If it wasn’t already clear that Canada is becoming a hotbed for AI research, it is now: Samsung has opened an AI lab (shown below) at the Université de Montréal. The school’s faculty and students (including long-time Samsung partner Prof. Yoshua Bengio) will collaborate with South Korean researchers on a slew of AI-related projects, including self-driving car technology, image recognition, translation and robots. While you may not see the first fruits of this lab for years, it underscores both Samsung’s increasing dependence on AI and the tech industry’s rapid shift to the north.
It’s no secret that Samsung wants (and arguably, needs) to bolster its AI work. The Bixby assistant is already a tentpole feature for Samsung’s smartphones, and it’s spreading to devices like smart speakers or even appliances. If it’s going to be a success, it needs to rapidly evolve past its current rough state and become something you’d actually prefer — especially since it does have relatively unique features like object identification.
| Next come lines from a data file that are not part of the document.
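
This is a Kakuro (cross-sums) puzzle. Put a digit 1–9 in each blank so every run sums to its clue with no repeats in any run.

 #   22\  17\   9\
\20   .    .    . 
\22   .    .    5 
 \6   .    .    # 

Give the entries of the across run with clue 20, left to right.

R1C3 = 9 − 5 = 4 completes the 9 down.
R3C1 = 5: only digit in both the 6-across and 22-down candidate sets.
R3C2 = 6 − 5 = 1 completes the 6 across.
R1C1 = 9: the only remaining digit allowed by both the 20 across and the 22 down.
R1C2 = 20 − 13 = 7 completes the 20 across.
R2C1 = 22 − 14 = 8 completes the 22 down.
R2C2 = 22 − 13 = 9 completes the 22 across.

9 7 4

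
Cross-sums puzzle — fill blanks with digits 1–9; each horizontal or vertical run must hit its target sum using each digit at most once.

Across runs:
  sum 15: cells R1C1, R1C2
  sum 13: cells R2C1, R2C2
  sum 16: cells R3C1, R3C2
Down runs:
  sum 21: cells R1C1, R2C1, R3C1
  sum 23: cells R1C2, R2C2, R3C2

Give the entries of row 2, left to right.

5 8

16 in 2 cells must be {7,9}; 23 in 3 cells must be {6,8,9}.
The 16 across and the 23 down share only 9, so R3C2 = 9.
R3C1 = 16 − 9 = 7 completes the 16 across.
Nothing is forced directly, so branch on R1C2, whose candidates are 6 or 8. If R1C2 = 8: then R1C1 would have to be in {7} for the 15 across but in {5,6,8,9} for the 21 down — contradiction. So R1C2 = 6.
R1C1 = 15 − 6 = 9 completes the 15 across.
R2C1 = 21 − 16 = 5 completes the 21 down.
R2C2 = 13 − 5 = 8 completes the 13 across.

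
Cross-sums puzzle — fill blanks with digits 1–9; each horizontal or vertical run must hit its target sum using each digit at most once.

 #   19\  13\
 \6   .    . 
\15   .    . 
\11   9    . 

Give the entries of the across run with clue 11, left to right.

9, 2

R3C2 = 11 − 9 = 2 completes the 11 across.
No cell is forced outright now. R1C1 can only be 2 or 4 (the digits allowed by both its 6 across and its 19 down). If R1C1 = 4: then R1C2 would have to be in {2} for the 6 across but in {3,4,5,6,7,8} for the 13 down — contradiction. So R1C1 = 2.
R1C2 = 6 − 2 = 4 completes the 6 across.
R2C1 = 19 − 11 = 8 completes the 19 down.
R2C2 = 15 − 8 = 7 completes the 15 across.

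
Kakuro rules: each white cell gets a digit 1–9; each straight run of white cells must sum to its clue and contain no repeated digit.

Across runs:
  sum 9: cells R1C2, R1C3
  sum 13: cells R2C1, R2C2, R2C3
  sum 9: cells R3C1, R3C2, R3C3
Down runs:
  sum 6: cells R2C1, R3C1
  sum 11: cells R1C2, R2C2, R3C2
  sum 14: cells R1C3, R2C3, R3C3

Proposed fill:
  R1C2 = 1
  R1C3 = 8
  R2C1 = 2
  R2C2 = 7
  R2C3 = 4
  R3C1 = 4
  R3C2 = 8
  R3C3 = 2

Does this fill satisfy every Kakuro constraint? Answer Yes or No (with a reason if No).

No — the down run R1C2–R3C2 sums to 16, not 11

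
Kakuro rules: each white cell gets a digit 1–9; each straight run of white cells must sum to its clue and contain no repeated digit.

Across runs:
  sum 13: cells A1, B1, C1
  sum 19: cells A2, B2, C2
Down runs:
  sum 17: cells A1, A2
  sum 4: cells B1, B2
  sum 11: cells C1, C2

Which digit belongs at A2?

9

17 in 2 cells must be {8,9}; 4 in 2 cells must be {1,3}.
The 19 across and the 4 down share only 3, so B2 = 3.
B1 = 4 − 3 = 1 completes the 4 down.
Given what's placed, A2 must be 9 to fit the 19 across and 17 down.
C2 = 19 − 12 = 7 completes the 19 across.
A1 = 17 − 9 = 8 completes the 17 down.
C1 = 13 − 9 = 4 completes the 13 across.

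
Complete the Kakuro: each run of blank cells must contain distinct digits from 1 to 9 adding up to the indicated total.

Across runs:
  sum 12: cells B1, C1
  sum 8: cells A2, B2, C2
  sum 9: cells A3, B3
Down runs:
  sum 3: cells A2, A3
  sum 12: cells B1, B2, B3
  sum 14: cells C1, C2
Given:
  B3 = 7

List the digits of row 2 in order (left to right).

3 in 2 cells must be {1,2}.
Only 5 fits C2 under both its across sum 8 and down sum 14.
A3 = 9 − 7 = 2 completes the 9 across.
C1 = 14 − 5 = 9 completes the 14 down.
A2 = 3 − 2 = 1 completes the 3 down.
B2 = 8 − 6 = 2 completes the 8 across.
B1 = 12 − 9 = 3 completes the 12 across.

1 2 5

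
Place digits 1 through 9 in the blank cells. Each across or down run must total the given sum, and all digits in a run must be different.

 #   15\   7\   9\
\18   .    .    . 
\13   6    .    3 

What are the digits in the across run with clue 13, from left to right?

6, 4, 3

R1C1 = 15 − 6 = 9 completes the 15 down.
R1C3 = 9 − 3 = 6 completes the 9 down.
R2C2 = 13 − 9 = 4 completes the 13 across.
R1C2 = 18 − 15 = 3 completes the 18 across.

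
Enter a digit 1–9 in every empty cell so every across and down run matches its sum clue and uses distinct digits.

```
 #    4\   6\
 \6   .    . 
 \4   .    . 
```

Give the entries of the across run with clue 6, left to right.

1 5

4 in 2 cells must be {1,3}.
The 6 across and the 4 down share only 1, so R1C1 = 1.
R1C2 = 6 − 1 = 5 completes the 6 across.
R2C1 = 4 − 1 = 3 completes the 4 down.
R2C2 = 4 − 3 = 1 completes the 4 across.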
Combine this with Samsung’s early autonomous driving and robotics work and it’s possible that the fate of the company could hinge on the strength of its AI labs.
And one thing’s for sure: Canada’s investment in AI (it earmarked $125 million in federal funding, among other initiatives) is leading to a fierce battle for talent, particularly in Montreal. While major brands are researching AI across the country, such as Google’s DeepMind office in Edmonton and Apple’s self-driving unit in Ottawa, Montreal was already home to teams from Facebook, Google and Microsoft. If Samsung didn’t open an AI lab in the city, it risked losing talent. It’s hard to say how much longer this trend will continue, but it’s easy to see other big names following suit out of fears they’ll miss a big AI breakthrough.